Verlassen und allein hatte sie ihren Sohn geboren. Und war bei der Geburt verstorben.
Die Augen geschlossen und mit dem Kopf gegen das dicke Leder der Kutsche gelehnt, brannte die Grausamkeit des Schicksals in seinem Herzen.
Wenn seine Mutter zu seinem Vater zurückgekehrt wäre, die Ehe geschlossen und ihn als Herzogin von Strathmore zur Welt gebracht hätte, wäre er
der Marquis von Brooke, nicht Alex.
«Dein Vater hat sie angefleht, ihre Verlobung nicht
aufzulösen, aber sie hat sich geweigert. Obwohl sie ihn beschimpft hatte, hätte er sie zurückgenommen und ihr vergeben. Niemand wusste, wohin sie gegangen war. Unsere Familien suchten landauf und landab nach ihr. Dass es dich gab, haben wir nur entdeckt, weil die Zofe, die deine Mutter begleitet hat, sich verpflichtet fühlte, deinem Vater zu schreiben», bemerkte Caroline traurig.
In diesem Moment hatte sie sich abgewandt und sich geweigert, ihm in die Augen zu schauen. Er vermutete, dass die Geschichte hier noch lange nicht zu Ende war, aber als er seine geliebte Mutter in solchen Schmerzen sah, entschied er, dass er vorerst genug gehört hatte, und verabschiedete sich.

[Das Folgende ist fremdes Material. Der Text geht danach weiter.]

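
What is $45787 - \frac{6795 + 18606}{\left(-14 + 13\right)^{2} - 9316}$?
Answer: $\frac{142177102}{3105} \approx 45790.0$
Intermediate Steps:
$45787 - \frac{6795 + 18606}{\left(-14 + 13\right)^{2} - 9316} = 45787 - \frac{25401}{\left(-1\right)^{2} - 9316} = 45787 - \frac{25401}{1 - 9316} = 45787 - \frac{25401}{-9315} = 45787 - 25401 \left(- \frac{1}{9315}\right) = 45787 - - \frac{8467}{3105} = 45787 + \frac{8467}{3105} = \frac{142177102}{3105}$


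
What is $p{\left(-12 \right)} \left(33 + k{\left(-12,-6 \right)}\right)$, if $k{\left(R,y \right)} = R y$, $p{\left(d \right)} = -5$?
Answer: $-525$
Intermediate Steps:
$p{\left(-12 \right)} \left(33 + k{\left(-12,-6 \right)}\right) = - 5 \left(33 - -72\right) = - 5 \left(33 + 72\right) = \left(-5\right) 105 = -525$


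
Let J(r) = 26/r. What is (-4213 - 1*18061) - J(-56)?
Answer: -623659/28 ≈ -22274.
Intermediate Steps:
(-4213 - 1*18061) - J(-56) = (-4213 - 1*18061) - 26/(-56) = (-4213 - 18061) - 26*(-1)/56 = -22274 - 1*(-13/28) = -22274 + 13/28 = -623659/28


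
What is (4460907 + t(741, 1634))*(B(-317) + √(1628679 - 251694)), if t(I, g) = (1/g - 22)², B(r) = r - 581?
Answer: -5348361201008549/1334978 + 11911717596901*√1376985/2669956 ≈ 1.2289e+9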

«Verdammt, er hätte sie zurückgenommen», murmelte er. Kein Wunder, dass seine Eltern über ein Vierteljahrhundert lang die Wahrheit über die Umstände seiner Geburt geheim gehalten hatten. Er hatte sein ganzes Leben lang geglaubt, seine Mutter habe zu viel Angst gehabt, um zu seinem Vater zurückzukehren. Dass sie vor Scham gestorben war.
Er war ein Bankert, weil sie sich geweigert hatte, ihre bittere Enttäuschung zu überwinden und zurückzukehren, um seinen Vater zu heiraten. Anstatt ihrem Sohn alles zu geben, was ihm von Rechts wegen gehören sollte, hatte sie ihn absichtlich zu einem Leben verurteilt, in dem er den Makel der Illegitimität trug.
«Es tut mir leid, dass du sterben musstest, aber das, was du getan hast, werde ich dir nie vergeben können. Wie konntest du deinem eigenen Kind das antun?»